Populism. Populists are egalitarians and localists who despise control of society by distant, out-of-touch elites. They tend to live in rural areas. In the USA, they used to be Democrats. Unlike libertarians, who share their localism, they are not rationalists. For example, populists hate elites, they hate change ("neophobia"), and they hate outsiders (xenophobia) -- but what they hate most of all is education. Unlike conservatives, who share with populists a distrust of change and of "big government", populists do not have a problem with moral hazard. For example, populists do not have any problem at all with "free" universal health care. They do have a big problem when health care coverage is mandatory and they are forced to sign up for it (e.g., as with the Affordable Care Act, or "Obamacare"). In general, populists don't care about fluoridation of the water supply because they don't even know what fluoride is. In fact, they might support it if it means that they can land a job with the government. But if libertarians, conservatives and/or romantics make an issue over fluoridation, populists just might join in the opposition against "all these things being crammed down our throats nowadays by those elites in Washington".

All four of these ideologies can now be found in the Republican Party.

Libertarians and conservatives have long been pillars of the Republican Party.

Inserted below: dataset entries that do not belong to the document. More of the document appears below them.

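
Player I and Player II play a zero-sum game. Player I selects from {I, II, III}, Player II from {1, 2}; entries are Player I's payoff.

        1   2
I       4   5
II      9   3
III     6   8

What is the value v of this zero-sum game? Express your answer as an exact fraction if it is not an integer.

27/4

Row minima: I → 4, II → 3, III → 6; maximin = 6.
Column maxima: 1 → 9, 2 → 8; minimax = 8.
6 ≠ 8, so there is no saddle point; optimal play is mixed.
I is strictly dominated by III, so Player I never plays it.
On the remaining 2×2 (II, III vs 1, 2):
Let Player I play II with probability p. Expected payoff against 1: 9p + 6(1−p) = 3p + 6; against 2: 3p + 8(1−p) = −5p + 8.
Setting these equal: 3p + 6 = −5p + 8 ⇒ 8p = 2 ⇒ p = 1/4, and the value is (3)·(1/4) + 6 = 27/4.
For Player II: with q = P(1), equating II's and III's payoffs gives 6q + 3 = −2q + 8 ⇒ q = 5/8.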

This alliance is unique in some respects, although Americans so often equate libertarians and conservatives.

In contrast to this very American fusion of libertarianism and conservatism, in the rest of the world the dominant form of conservatism has long been Christian Democracy.

In American terms, Christian Democrats can be understood as socially and culturally conservative, yet fiscally liberal.

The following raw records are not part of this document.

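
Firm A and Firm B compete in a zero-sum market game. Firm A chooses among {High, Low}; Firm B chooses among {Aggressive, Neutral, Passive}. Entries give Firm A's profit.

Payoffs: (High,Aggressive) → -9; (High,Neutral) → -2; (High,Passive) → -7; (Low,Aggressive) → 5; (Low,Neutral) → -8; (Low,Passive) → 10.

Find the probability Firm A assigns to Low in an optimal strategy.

7/20

Row minima: High → -9, Low → -8; maximin = -8.
Column maxima: Aggressive → 5, Neutral → -2, Passive → 10; minimax = -2.
-8 ≠ -2, so there is no saddle point; optimal play is mixed.
Passive is strictly dominated by Aggressive (it gives Firm A strictly more in every row), so Firm B never plays it.
On the remaining 2×2 (High, Low vs Aggressive, Neutral):
Let Firm A play High with probability p. Expected payoff against Aggressive: (-9)p + 5(1−p) = −14p + 5; against Neutral: (-2)p + (-8)(1−p) = 6p − 8.
Setting these equal: −14p + 5 = 6p − 8 ⇒ −20p = -13 ⇒ p = 13/20, and the value is (-14)·(13/20) + 5 = -41/10.
For Firm B: with q = P(Aggressive), equating High's and Low's payoffs gives −7q − 2 = 13q − 8 ⇒ q = 3/10.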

https://en.wikipedia.org/wiki/Christian_democracy
In practice, Christian democracy is often considered centre-right on cultural, social and moral issues, and is a supporter of social conservatism, but it is considered centre-left "with respect to economic and labor issues, civil rights, and foreign policy" as well as the environment.
Angela Merkel of Germany is a Christian Democrat, although she advertises herself as progressive.

In fact, it could be argued that Barack Obama is similar to Merkel in this respect -- a cultural conservative who hides it brilliantly.

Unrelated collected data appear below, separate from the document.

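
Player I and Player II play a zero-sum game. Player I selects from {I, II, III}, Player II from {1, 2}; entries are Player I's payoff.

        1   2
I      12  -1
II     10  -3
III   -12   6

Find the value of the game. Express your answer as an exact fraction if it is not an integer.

Row minima: I → -1, II → -3, III → -12; maximin = -1.
Column maxima: 1 → 12, 2 → 6; minimax = 6.
-1 ≠ 6, so there is no saddle point; optimal play is mixed.
II is strictly dominated by I, so Player I never plays it.
On the remaining 2×2 (I, III vs 1, 2):
Let Player I play I with probability p. Expected payoff against 1: 12p + (-12)(1−p) = 24p − 12; against 2: (-1)p + 6(1−p) = −7p + 6.
Setting these equal: 24p − 12 = −7p + 6 ⇒ 31p = 18 ⇒ p = 18/31, and the value is (24)·(18/31) − 12 = 60/31.
For Player II: with q = P(1), equating I's and III's payoffs gives 13q − 1 = −18q + 6 ⇒ q = 7/31.

60/31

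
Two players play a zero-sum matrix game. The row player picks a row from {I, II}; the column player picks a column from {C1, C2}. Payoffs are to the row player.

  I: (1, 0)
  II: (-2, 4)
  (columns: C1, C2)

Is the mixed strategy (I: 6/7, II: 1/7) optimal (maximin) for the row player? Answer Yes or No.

Against C1 this mix gives (6/7)·1 + (1/7)·(-2) = 4/7.
Against C2 this mix gives (6/7)·0 + (1/7)·4 = 4/7.
All of the column player's active replies (C1, C2) yield 4/7, and no column does worse for the row player. The mix makes the column player indifferent and guarantees 4/7, so it is optimal.

Yes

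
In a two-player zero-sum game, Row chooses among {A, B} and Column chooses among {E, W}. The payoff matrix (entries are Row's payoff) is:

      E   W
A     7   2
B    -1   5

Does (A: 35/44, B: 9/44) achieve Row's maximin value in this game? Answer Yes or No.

No

Against E this mix gives (35/44)·7 + (9/44)·(-1) = 59/11.
Against W this mix gives (35/44)·2 + (9/44)·5 = 115/44.
Column will play W, holding Row to 115/44. Shifting weight toward the row that does better against W would raise this floor (the equalizing mix achieves 37/11 against both W and E), so the proposed strategy is not optimal.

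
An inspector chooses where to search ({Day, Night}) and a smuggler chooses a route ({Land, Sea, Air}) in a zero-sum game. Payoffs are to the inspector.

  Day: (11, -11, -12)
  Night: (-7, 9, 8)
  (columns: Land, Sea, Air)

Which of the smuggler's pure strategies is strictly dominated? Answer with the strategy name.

Sea

Air holds the inspector's payoff strictly below Sea in every row: -12 < -11, 8 < 9.
So Sea is strictly dominated for the smuggler.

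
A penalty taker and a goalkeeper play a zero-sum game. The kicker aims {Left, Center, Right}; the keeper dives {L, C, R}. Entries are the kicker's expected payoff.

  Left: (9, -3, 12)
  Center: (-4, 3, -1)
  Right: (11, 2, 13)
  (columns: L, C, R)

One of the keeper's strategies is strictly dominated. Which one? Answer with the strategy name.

R

L holds the kicker's payoff strictly below R in every row: 9 < 12, -4 < -1, 11 < 13.
So R is strictly dominated for the keeper.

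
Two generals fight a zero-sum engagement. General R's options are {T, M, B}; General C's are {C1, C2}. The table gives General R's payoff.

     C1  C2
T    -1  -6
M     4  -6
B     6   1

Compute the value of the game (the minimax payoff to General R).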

The Conservative Party of the UK are akin to Christian Democrats.

In this light, Margaret Thatcher was an outsider, an American-style libertarian-conservative hybrid.

Indeed, perhaps Ronald Reagan might have been the converse of Barack Obama -- a libertarian who hid it brilliantly.

The neoconservative movement had a strong romantic strain.

They were typically over-educated Jews and Catholics who were once leftists (liberals, socialists, communists).

Now the Republican Party is overrun with populists.

This four-part coalition -- libertarians, conservatives, romantics, populists -- keeps the Republicans in power.

But it doesn't make them happy with each other.

When Nixon began to woo northern Catholics and white Southerners into joining the Republican Party during the 1970s, he was opening the door to populists.

Interestingly, populists share a general political orientation with the Christian Democrats -- socially conservative, fiscally liberal.

["30 Rock", "Subway Hero" episode, Dennis Duffy explains his politics to CEO Jack Donaghy]

Image result for dennis duffy 30 rock politics fiscally liberal
This would not make a libertarian happy.